# usb keyboard in ps2 port?

## Oo.et.oO

i have an adapter that came with my old mouse.  as far as i can tell it's the same as a keyboard adapter... pin outs are the same

but it doesn't work.

i have a dell MM keyboard and it's usb. but i want to connect it to my ps2 KVM switch.  it doesn't seem to work.

anyone have any ideas?   intarweb search turns up a bunch of moronic questions that are related but no real answers.

thanks!

----------

## whig

The usb mouse -> ps/2 adapters are green. Keyboard ones are violet so that's what you want.

----------

## Oo.et.oO

thanks for your reply

on all the docs i've seen the pinouts are the same.  are you trying to say the machines care about the color?

or have you seen adapters where the pinouts are changed between the keyboard and mouse?

----------

## Carnildo

Most adapters are mechanical adapters that simply switch wires around.  If the keyboard doesn't speak both USB and PS/2, you can't use it with a mechanical adapter: you'd need a active adapter, and those cost more than the typical keyboard.

----------

## whig

I don't think ps/2 keyboard ports (ie protocols) are compatible with ps/2 mice ones. Hence a different usb adapter would be needed for each. But the adapters themselves are small and dirt cheap, I got more than a few mice ones lying around. But only two keyboard ones.

----------

## energyman76b

I support Carnildo.

That little green thingies are only mechanical. If the keyboard does not speak ps2, you are out of luck.

----------

## whig

So provide the OP the necessary pins to connect. Link?

----------

## energyman76b

 *whig wrote:*   

> So provide the OP the necessary pins to connect. Link?

 

don't you understand? if his keyboard does not speak ps2, it does not matter how he wires it, it does not work.

No need to post something. Just ask the vendor's support.

----------

## whig

What are the pin connections for a "good" keyboard? I'm interested.

----------

## energyman76b

 *whig wrote:*   

> What are the pin connections for a "good" keyboard? I'm interested.

 

why not open an adapter and look for yourself?

----------

## stp_1993

Let me disagree.

I have a USB keyboard and a PS2 KVM switch and a green USB->PS/2 adapter.

It all worked fine until TODAY, when the keyboard stopped working in X windows (but not in the console).

Seems like other people on the forums are having a similar problem.
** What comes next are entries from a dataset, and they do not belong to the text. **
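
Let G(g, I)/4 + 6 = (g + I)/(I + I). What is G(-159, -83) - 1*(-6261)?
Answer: 518155/83 ≈ 6242.8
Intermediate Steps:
G(g, I) = -24 + 2*(I + g)/I (G(g, I) = -24 + 4*((g + I)/(I + I)) = -24 + 4*((I + g)/((2*I))) = -24 + 4*((I + g)*(1/(2*I))) = -24 + 4*((I + g)/(2*I)) = -24 + 2*(I + g)/I)
G(-159, -83) - 1*(-6261) = (-22 + 2*(-159)/(-83)) - 1*(-6261) = (-22 + 2*(-159)*(-1/83)) + 6261 = (-22 + 318/83) + 6261 = -1508/83 + 6261 = 518155/83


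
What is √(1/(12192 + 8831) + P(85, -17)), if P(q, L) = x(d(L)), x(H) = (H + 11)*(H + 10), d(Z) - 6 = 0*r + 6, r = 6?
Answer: √223635084697/21023 ≈ 22.494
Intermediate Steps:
d(Z) = 12 (d(Z) = 6 + (0*6 + 6) = 6 + (0 + 6) = 6 + 6 = 12)
x(H) = (10 + H)*(11 + H) (x(H) = (11 + H)*(10 + H) = (10 + H)*(11 + H))
P(q, L) = 506 (P(q, L) = 110 + 12² + 21*12 = 110 + 144 + 252 = 506)
√(1/(12192 + 8831) + P(85, -17)) = √(1/(12192 + 8831) + 506) = √(1/21023 + 506) = √(10637639/21023) = √223635084697/21023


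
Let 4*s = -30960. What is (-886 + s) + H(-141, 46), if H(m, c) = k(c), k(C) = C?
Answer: -8580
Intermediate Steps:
s = -7740 (s = (¼)*(-30960) = -7740)
H(m, c) = c
(-886 + s) + H(-141, 46) = (-886 - 7740) + 46 = -8626 + 46 = -8580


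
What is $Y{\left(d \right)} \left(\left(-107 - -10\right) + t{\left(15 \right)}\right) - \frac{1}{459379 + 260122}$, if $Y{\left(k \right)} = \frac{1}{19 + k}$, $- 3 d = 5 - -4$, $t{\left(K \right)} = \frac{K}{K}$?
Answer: $- \frac{4317007}{719501} \approx -6.0$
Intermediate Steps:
$t{\left(K \right)} = 1$
$d = -3$ ($d = - \frac{5 - -4}{3} = - \frac{5 + 4}{3} = \left(- \frac{1}{3}\right) 9 = -3$)
$Y{\left(d \right)} \left(\left(-107 - -10\right) + t{\left(15 \right)}\right) - \frac{1}{459379 + 260122} = \frac{\left(-107 - -10\right) + 1}{19 - 3} - \frac{1}{459379 + 260122} = \frac{\left(-107 + 10\right) + 1}{16} - \frac{1}{719501} = \frac{-97 + 1}{16} - \frac{1}{719501} = \frac{1}{16} \left(-96\right) - \frac{1}{719501} = -6 - \frac{1}{719501} = - \frac{4317007}{719501}$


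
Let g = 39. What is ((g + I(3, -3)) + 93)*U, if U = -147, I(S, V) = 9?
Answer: -20727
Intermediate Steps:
((g + I(3, -3)) + 93)*U = ((39 + 9) + 93)*(-147) = (48 + 93)*(-147) = 141*(-147) = -20727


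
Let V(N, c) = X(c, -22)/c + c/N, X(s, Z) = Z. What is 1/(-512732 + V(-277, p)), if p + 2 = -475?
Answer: -132129/67746532805 ≈ -1.9503e-6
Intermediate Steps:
p = -477 (p = -2 - 475 = -477)
V(N, c) = -22/c + c/N
1/(-512732 + V(-277, p)) = 1/(-512732 + (-22/(-477) - 477/(-277))) = 1/(-512732 + (-22*(-1/477) - 477*(-1/277))) = 1/(-512732 + (22/477 + 477/277)) = 1/(-512732 + 233623/132129) = 1/(-67746532805/132129) = -132129/67746532805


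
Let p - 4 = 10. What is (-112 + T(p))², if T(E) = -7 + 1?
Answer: 13924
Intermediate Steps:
p = 14 (p = 4 + 10 = 14)
T(E) = -6
(-112 + T(p))² = (-112 - 6)² = (-118)² = 13924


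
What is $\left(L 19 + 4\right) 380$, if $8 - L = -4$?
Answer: $88160$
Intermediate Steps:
$L = 12$ ($L = 8 - -4 = 8 + 4 = 12$)
$\left(L 19 + 4\right) 380 = \left(12 \cdot 19 + 4\right) 380 = \left(228 + 4\right) 380 = 232 \cdot 380 = 88160$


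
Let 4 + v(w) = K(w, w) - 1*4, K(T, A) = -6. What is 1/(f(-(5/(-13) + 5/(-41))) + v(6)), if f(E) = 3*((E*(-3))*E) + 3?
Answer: -284089/3781079 ≈ -0.075134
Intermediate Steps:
v(w) = -14 (v(w) = -4 + (-6 - 1*4) = -4 + (-6 - 4) = -4 - 10 = -14)
f(E) = 3 - 9*E² (f(E) = 3*((-3*E)*E) + 3 = 3*(-3*E²) + 3 = -9*E² + 3 = 3 - 9*E²)
1/(f(-(5/(-13) + 5/(-41))) + v(6)) = 1/((3 - 9*(5/(-13) + 5/(-41))²) - 14) = 1/((3 - 9*(5*(-1/13) + 5*(-1/41))²) - 14) = 1/((3 - 9*(-5/13 - 5/41)²) - 14) = 1/((3 - 9*(-1*(-270/533))²) - 14) = 1/((3 - 9*(270/533)²) - 14) = 1/((3 - 9*72900/284089) - 14) = 1/((3 - 656100/284089) - 14) = 1/(196167/284089 - 14) = 1/(-3781079/284089) = -284089/3781079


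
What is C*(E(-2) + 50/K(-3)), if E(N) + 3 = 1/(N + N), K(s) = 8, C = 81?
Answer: 243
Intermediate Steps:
E(N) = -3 + 1/(2*N) (E(N) = -3 + 1/(N + N) = -3 + 1/(2*N))
C*(E(-2) + 50/K(-3)) = 81*((-3 + (½)/(-2)) + 50/8) = 81*((-3 + (½)*(-½)) + 50*(⅛)) = 81*((-3 - ¼) + 25/4) = 81*(-13/4 + 25/4) = 81*3 = 243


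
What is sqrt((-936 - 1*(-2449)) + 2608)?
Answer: sqrt(4121) ≈ 64.195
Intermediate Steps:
sqrt((-936 - 1*(-2449)) + 2608) = sqrt((-936 + 2449) + 2608) = sqrt(1513 + 2608) = sqrt(4121)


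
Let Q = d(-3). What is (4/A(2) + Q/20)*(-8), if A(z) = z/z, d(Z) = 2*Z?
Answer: -148/5 ≈ -29.600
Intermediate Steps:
Q = -6 (Q = 2*(-3) = -6)
A(z) = 1
(4/A(2) + Q/20)*(-8) = (4/1 - 6/20)*(-8) = (4*1 - 6*1/20)*(-8) = (4 - 3/10)*(-8) = (37/10)*(-8) = -148/5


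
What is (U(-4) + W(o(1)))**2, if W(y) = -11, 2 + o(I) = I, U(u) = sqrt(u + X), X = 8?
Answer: 81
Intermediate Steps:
U(u) = sqrt(8 + u) (U(u) = sqrt(u + 8) = sqrt(8 + u))
o(I) = -2 + I
(U(-4) + W(o(1)))**2 = (sqrt(8 - 4) - 11)**2 = (sqrt(4) - 11)**2 = (2 - 11)**2 = (-9)**2 = 81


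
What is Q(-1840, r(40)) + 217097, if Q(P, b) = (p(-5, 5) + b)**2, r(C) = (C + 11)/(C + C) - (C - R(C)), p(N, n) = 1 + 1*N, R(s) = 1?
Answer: 1400906121/6400 ≈ 2.1889e+5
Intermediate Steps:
p(N, n) = 1 + N
r(C) = 1 - C + (11 + C)/(2*C) (r(C) = (C + 11)/(C + C) - (C - 1*1) = (11 + C)/((2*C)) - (C - 1) = (11 + C)*(1/(2*C)) - (-1 + C) = (11 + C)/(2*C) + (1 - C) = 1 - C + (11 + C)/(2*C))
Q(P, b) = (-4 + b)**2 (Q(P, b) = ((1 - 5) + b)**2 = (-4 + b)**2)
Q(-1840, r(40)) + 217097 = (-4 + (3/2 - 1*40 + (11/2)/40))**2 + 217097 = (-4 + (3/2 - 40 + (11/2)*(1/40)))**2 + 217097 = (-4 + (3/2 - 40 + 11/80))**2 + 217097 = (-4 - 3069/80)**2 + 217097 = (-3389/80)**2 + 217097 = 11485321/6400 + 217097 = 1400906121/6400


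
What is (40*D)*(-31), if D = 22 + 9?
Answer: -38440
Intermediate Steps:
D = 31
(40*D)*(-31) = (40*31)*(-31) = 1240*(-31) = -38440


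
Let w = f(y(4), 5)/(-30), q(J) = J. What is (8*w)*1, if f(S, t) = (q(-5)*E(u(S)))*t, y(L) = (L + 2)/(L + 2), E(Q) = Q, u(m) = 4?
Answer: 80/3 ≈ 26.667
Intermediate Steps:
y(L) = 1 (y(L) = (2 + L)/(2 + L) = 1)
f(S, t) = -20*t (f(S, t) = (-5*4)*t = -20*t)
w = 10/3 (w = -20*5/(-30) = -100*(-1/30) = 10/3 ≈ 3.3333)
(8*w)*1 = (8*(10/3))*1 = (80/3)*1 = 80/3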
I am still troubleshooting  :Sad: 

----------

## whig

 *energyman76b wrote:*   

> why not open an adapter and look for yourself?

 I'm not game enough; I only have two of them and the package is moulded sealed.

----------

## Monkeh

I'm pretty sure the adapters are identical (just PC97 colour coded), but they're worthless if the USB device doesn't speak PS/2 (many do, some don't.).

----------

## whig

If I had a working multibox it could reveal pin connections.

----------

## Monkeh

 *whig wrote:*   

> If I had a working multibox it could reveal pin connections.

 

Considering USB has four pins, and PS/2 uses four pins (usually), and those four pins are the same for keyboard and mouse.. does it matter?

----------

## energyman76b

http://en.wikipedia.org/wiki/PS/2_connector

----------